A aprovação pela Assembléia Legislativa do Ceará, de um projeto de indicação para a criação de órgão destinado ao monitoramento dos meios de comunicação social, como registra Lúcio Sátiro, expressa uma mudança de tática do Governo Federal e constitui fato extremamente preocupante. Não pelo ato em si mesmo, isoladamente considerado, até porque não se trata de uma lei, mas em virtude do contexto político vivenciado em alguns países da América Latina, como a Venezuela, a Bolívia e em especial pelo Brasil. Contexto que se assemelha ao vivenciado na Europa e que no velho mundo parece superado.
Nossa Constituição, ao cuidar dos Direitos e Garantias Fundamentais, no art. 5º, diz que é livre a manifestação do pensamento, sendo vedado o anonimato (inciso IV), é livre a expressão da atividade intelectual, artística, científica e de comunicação, independentemente de censura ou licença (inciso IX), e ainda, que é assegurado a todos o acesso à informação e resguardado o sigilo da fonte, quando necessário ao exercício profissional (inciso XIV). E ao cuidar das alterações da Constituição diz que não será objeto de deliberação a proposta de emenda tendente a abolir os direitos e garantias individuais (art. 60, § 4º, inciso IV).
Isto quer dizer que a liberdade de comunicação em nosso País é um direito fundamental que nem por emenda constitucional pode ser abolido. Aliás, é um direito fundamental que não pode sofrer restrições tendentes a sua abolição. Assim, é inconstitucional não apenas a lei que elimine a liberdade de comunicação, mas qualquer lei que revele uma tendência à eliminação dessa liberdade.
Ocorre que os inimigos da liberdade sabem disso muito bem. E por isto mesmo cuidam de agir sorrateiramente, aos poucos, avançando discretamente no rumo de seus objetivos truculentos, de sorte a que ninguém perceba que os seus atos realmente tendem a abolir a liberdade de comunicação. E pode ocorrer que só se perceba essa tendência quando já seja muito tarde para evitarmos a destruição de nossas liberdades.
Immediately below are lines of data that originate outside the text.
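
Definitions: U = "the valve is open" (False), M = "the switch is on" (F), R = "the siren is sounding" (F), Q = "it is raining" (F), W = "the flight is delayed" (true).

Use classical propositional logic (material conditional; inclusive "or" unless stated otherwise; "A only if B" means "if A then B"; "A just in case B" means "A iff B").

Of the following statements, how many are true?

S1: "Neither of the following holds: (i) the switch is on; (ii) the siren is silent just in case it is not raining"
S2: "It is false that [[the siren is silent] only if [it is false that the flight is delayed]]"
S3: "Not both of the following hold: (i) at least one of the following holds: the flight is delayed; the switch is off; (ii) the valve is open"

2

S1: In symbols: M nor (~R <-> ~Q)

~R = ~F = T
~Q = ~F = T
~R <-> ~Q = T <-> T = T
M nor (~R <-> ~Q) = F nor T = F
Hence S1 is false.

S2: Formalization: ~(~R -> ~W)

~R = ~F = T
~W = ~T = F
~R -> ~W = T -> F = F
~(~R -> ~W) = ~F = T
Thus S2 is true.

S3: In symbols: (W | ~M) nand U

~M = ~F = T
W | ~M = T | T = T
(W | ~M) nand U = T nand F = T
Thus S3 is true.

2 of the 3 statements are true (S2, S3).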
Não podemos desconhecer que o Poder Público dispõe de muitos meios para cercear a liberdade dos instrumentos de comunicação social, especialmente do jornal, do rádio e da televisão. Não precisa valer-se da censura prévia, que seria um meio muito evidente, que não pode ser disfarçado de sorte que não se perceba a sua utilização. Pode valer-se de meio mais discreto, como é do da seleção dos veículos para a divulgação dos atos públicos, com o que pode dirigir recursos financeiros significativos para aqueles méis de comunicação que se revelem obedientes, evitando a divulgação de fatos que não interessam aos governantes.
É preciso, portanto, que estejamos todos preparados para repelirmos qualquer prática que seja uma indicação no rumo do autoritarismo, que só se implanta em qualquer País do mundo cerceando o direito à liberdade de comunicação e expressão do pensamento.